Pittsburgh Bike Share adding electric-assist bikes to fleet this summer

click to enlarge Example of an electric-assist bike
Example of an electric-assist bike
Riding up Pittsburgh's hills is a huge deterrent to cycling in the city, but Pittsburgh's bike-share system is hoping to make that easier.

According to WESA, Healthy Ride, aka Pittsburgh Bike Share, will add five electric-assist bicycles to its fleet of hundreds of bikes sometime this summer.

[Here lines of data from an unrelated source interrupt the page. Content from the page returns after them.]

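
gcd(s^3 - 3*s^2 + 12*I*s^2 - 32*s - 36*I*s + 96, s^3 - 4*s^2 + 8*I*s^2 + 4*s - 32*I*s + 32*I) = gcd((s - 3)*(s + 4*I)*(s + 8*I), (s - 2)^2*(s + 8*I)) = s + 8*I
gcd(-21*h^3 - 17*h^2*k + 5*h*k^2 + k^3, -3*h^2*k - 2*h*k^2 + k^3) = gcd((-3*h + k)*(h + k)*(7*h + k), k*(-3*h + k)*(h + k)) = 3*h^2 + 2*h*k - k^2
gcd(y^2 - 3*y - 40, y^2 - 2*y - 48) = y - 8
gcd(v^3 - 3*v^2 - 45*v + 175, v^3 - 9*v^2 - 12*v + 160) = v - 5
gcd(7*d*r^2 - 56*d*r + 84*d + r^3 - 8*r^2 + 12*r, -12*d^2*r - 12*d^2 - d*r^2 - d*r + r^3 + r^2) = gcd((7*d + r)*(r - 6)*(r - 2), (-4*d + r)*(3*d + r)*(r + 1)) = 1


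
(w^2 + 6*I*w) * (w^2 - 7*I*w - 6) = w^4 - I*w^3 + 36*w^2 - 36*I*w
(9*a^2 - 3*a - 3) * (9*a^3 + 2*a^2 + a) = 81*a^5 - 9*a^4 - 24*a^3 - 9*a^2 - 3*a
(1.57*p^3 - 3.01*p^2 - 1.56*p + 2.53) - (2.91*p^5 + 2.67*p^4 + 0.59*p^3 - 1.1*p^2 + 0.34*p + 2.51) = -2.91*p^5 - 2.67*p^4 + 0.98*p^3 - 1.91*p^2 - 1.9*p + 0.02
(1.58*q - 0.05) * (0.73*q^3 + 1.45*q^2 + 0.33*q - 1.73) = 1.1534*q^4 + 2.2545*q^3 + 0.4489*q^2 - 2.7499*q + 0.0865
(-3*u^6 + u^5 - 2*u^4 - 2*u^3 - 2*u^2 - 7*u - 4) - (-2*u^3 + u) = -3*u^6 + u^5 - 2*u^4 - 2*u^2 - 8*u - 4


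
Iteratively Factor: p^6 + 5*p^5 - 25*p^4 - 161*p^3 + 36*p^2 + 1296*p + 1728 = (p - 4)*(p^5 + 9*p^4 + 11*p^3 - 117*p^2 - 432*p - 432) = (p - 4)*(p + 3)*(p^4 + 6*p^3 - 7*p^2 - 96*p - 144) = (p - 4)*(p + 3)^2*(p^3 + 3*p^2 - 16*p - 48) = (p - 4)*(p + 3)^2*(p + 4)*(p^2 - p - 12) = (p - 4)*(p + 3)^3*(p + 4)*(p - 4)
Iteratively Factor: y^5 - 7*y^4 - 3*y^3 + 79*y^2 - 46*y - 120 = (y - 2)*(y^4 - 5*y^3 - 13*y^2 + 53*y + 60) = (y - 2)*(y + 1)*(y^3 - 6*y^2 - 7*y + 60) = (y - 5)*(y - 2)*(y + 1)*(y^2 - y - 12) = (y - 5)*(y - 4)*(y - 2)*(y + 1)*(y + 3)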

Electric-assist bikes, or e-bikes, act the same as regular pedal-powered bikes, except riders gets a boost from a small electric engine to help them power up hills or ride faster in traffic, when bike lanes aren't available. E-bikes can travel up to 20 mph, without too much exertion from the rider, but still require some pedaling.

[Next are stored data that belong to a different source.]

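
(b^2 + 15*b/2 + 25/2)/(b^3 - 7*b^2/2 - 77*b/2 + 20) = (2*b + 5)/(2*b^2 - 17*b + 8)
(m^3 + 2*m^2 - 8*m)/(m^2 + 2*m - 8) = m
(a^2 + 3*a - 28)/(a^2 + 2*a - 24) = (a + 7)/(a + 6)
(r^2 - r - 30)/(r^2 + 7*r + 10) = (r - 6)/(r + 2)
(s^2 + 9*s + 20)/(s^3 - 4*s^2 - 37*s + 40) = (s + 4)/(s^2 - 9*s + 8)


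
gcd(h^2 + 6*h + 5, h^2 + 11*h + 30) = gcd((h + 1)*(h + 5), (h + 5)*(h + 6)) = h + 5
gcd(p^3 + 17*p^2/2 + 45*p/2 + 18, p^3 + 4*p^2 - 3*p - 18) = p + 3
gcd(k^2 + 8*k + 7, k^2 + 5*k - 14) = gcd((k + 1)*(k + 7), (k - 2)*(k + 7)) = k + 7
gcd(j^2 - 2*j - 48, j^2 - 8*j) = j - 8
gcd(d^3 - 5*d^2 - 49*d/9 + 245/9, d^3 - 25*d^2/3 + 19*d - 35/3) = d^2 - 22*d/3 + 35/3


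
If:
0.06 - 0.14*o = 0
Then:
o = 0.43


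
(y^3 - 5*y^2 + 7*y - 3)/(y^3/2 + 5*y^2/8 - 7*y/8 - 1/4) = 8*(y^2 - 4*y + 3)/(4*y^2 + 9*y + 2)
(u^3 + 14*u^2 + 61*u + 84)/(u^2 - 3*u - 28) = (u^2 + 10*u + 21)/(u - 7)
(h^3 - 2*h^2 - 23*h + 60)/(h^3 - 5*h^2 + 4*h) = (h^2 + 2*h - 15)/(h*(h - 1))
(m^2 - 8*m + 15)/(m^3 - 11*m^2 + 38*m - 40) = (m - 3)/(m^2 - 6*m + 8)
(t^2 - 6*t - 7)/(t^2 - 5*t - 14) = (t + 1)/(t + 2)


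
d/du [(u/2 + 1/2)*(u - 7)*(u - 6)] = 3*u^2/2 - 12*u + 29/2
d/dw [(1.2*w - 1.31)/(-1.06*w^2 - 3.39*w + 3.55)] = (1.272*w^2 - 2.7772*w - 0.1809)/(1.1236*w^4 + 7.1868*w^3 + 3.9661*w^2 - 24.069*w + 12.6025)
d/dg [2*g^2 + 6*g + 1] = 4*g + 6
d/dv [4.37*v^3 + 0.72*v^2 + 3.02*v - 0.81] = 13.11*v^2 + 1.44*v + 3.02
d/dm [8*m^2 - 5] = 16*m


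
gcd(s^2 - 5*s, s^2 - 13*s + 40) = s - 5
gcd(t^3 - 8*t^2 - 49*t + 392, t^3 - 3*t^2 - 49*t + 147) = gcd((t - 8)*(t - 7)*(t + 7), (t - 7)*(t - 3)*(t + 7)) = t^2 - 49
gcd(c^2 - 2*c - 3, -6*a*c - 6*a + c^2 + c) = c + 1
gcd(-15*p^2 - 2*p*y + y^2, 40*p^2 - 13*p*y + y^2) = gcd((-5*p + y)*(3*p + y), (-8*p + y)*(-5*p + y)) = -5*p + y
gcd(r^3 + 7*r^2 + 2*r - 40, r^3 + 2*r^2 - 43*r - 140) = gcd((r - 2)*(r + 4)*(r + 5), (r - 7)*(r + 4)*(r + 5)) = r^2 + 9*r + 20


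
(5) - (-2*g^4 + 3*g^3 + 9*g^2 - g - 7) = 2*g^4 - 3*g^3 - 9*g^2 + g + 12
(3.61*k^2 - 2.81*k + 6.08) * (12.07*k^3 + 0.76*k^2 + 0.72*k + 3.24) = 43.5727*k^5 - 31.1731*k^4 + 73.8492*k^3 + 14.294*k^2 - 4.7268*k + 19.6992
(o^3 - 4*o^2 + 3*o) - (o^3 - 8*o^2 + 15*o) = 4*o^2 - 12*o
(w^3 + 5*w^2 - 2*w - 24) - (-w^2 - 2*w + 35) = w^3 + 6*w^2 - 59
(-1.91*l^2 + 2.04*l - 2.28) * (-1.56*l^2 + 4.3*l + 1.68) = 2.9796*l^4 - 11.3954*l^3 + 9.12*l^2 - 6.3768*l - 3.8304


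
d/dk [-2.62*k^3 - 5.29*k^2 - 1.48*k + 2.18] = -7.86*k^2 - 10.58*k - 1.48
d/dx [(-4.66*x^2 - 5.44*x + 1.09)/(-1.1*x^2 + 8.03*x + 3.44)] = (-43.4038*x^2 - 29.6628*x - 27.4663)/(1.21*x^4 - 17.666*x^3 + 56.9129*x^2 + 55.2464*x + 11.8336)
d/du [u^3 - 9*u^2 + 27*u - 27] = 3*u^2 - 18*u + 27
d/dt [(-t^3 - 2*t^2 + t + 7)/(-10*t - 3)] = (20*t^3 + 29*t^2 + 12*t + 67)/(100*t^2 + 60*t + 9)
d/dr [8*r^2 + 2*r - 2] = 16*r + 2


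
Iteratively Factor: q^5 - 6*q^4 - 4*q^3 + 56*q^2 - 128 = (q - 2)*(q^4 - 4*q^3 - 12*q^2 + 32*q + 64) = (q - 4)*(q - 2)*(q^3 - 12*q - 16) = (q - 4)^2*(q - 2)*(q^2 + 4*q + 4) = (q - 4)^2*(q - 2)*(q + 2)*(q + 2)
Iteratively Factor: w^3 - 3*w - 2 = (w + 1)*(w^2 - w - 2) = (w + 1)^2*(w - 2)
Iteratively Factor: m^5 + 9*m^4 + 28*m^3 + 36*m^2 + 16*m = (m)*(m^4 + 9*m^3 + 28*m^2 + 36*m + 16) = m*(m + 2)*(m^3 + 7*m^2 + 14*m + 8) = m*(m + 2)^2*(m^2 + 5*m + 4) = m*(m + 1)*(m + 2)^2*(m + 4)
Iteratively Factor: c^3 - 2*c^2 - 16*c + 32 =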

Healthy Ride executive director David White told WESA today that he is excited for electric-assist bikes to hit Pittsburgh streets and that Healthy Ride will track their usage closely this summer. He said there are many benefits that electric-assist bike have over regular cycling.

“You can haul a kid, you can grocery shop, you don't have to change your clothes, you don't have to alter what you do throughout the day,” White said to WESA. “You don't have to plan your route in a way that sort of eliminates any type of uphill climb. You can just go up the hill.”

E-bikes have been booming in popularity. According to market researchers at The NBD Group, e-bike sales have increased 450 percent since 2013. And other bike-share outfits are getting in on the action too. In February, Citi Bike in New York City announced adding 4,000 e-bikes to its fleet, up from 200.

According to ride-hail company Lyft, who manages e-bikes for Citi Bike, the electric-assist bikes are three times as popular as regular bike-share bikes.


Electric-assist bikes are also a good option for people looking to ditch their car. According to Christopher Cherry, a transportation researcher at the University of Tennessee-Knoxville, e-bikes are 10 to 20 times more energy-efficient than a car. Pittsburgh's Department of Mobility and Infrastructure director Karina Ricks lauded the use of e-bikes on Bike to Work Day earlier this year.
White from Healthy Ride said e-bikes were just another piece in the puzzle to making Pittsburgh a more connected city for non-drivers. He said he hopes e-bikes will increase people's connections to public transit and other non-car mobility options.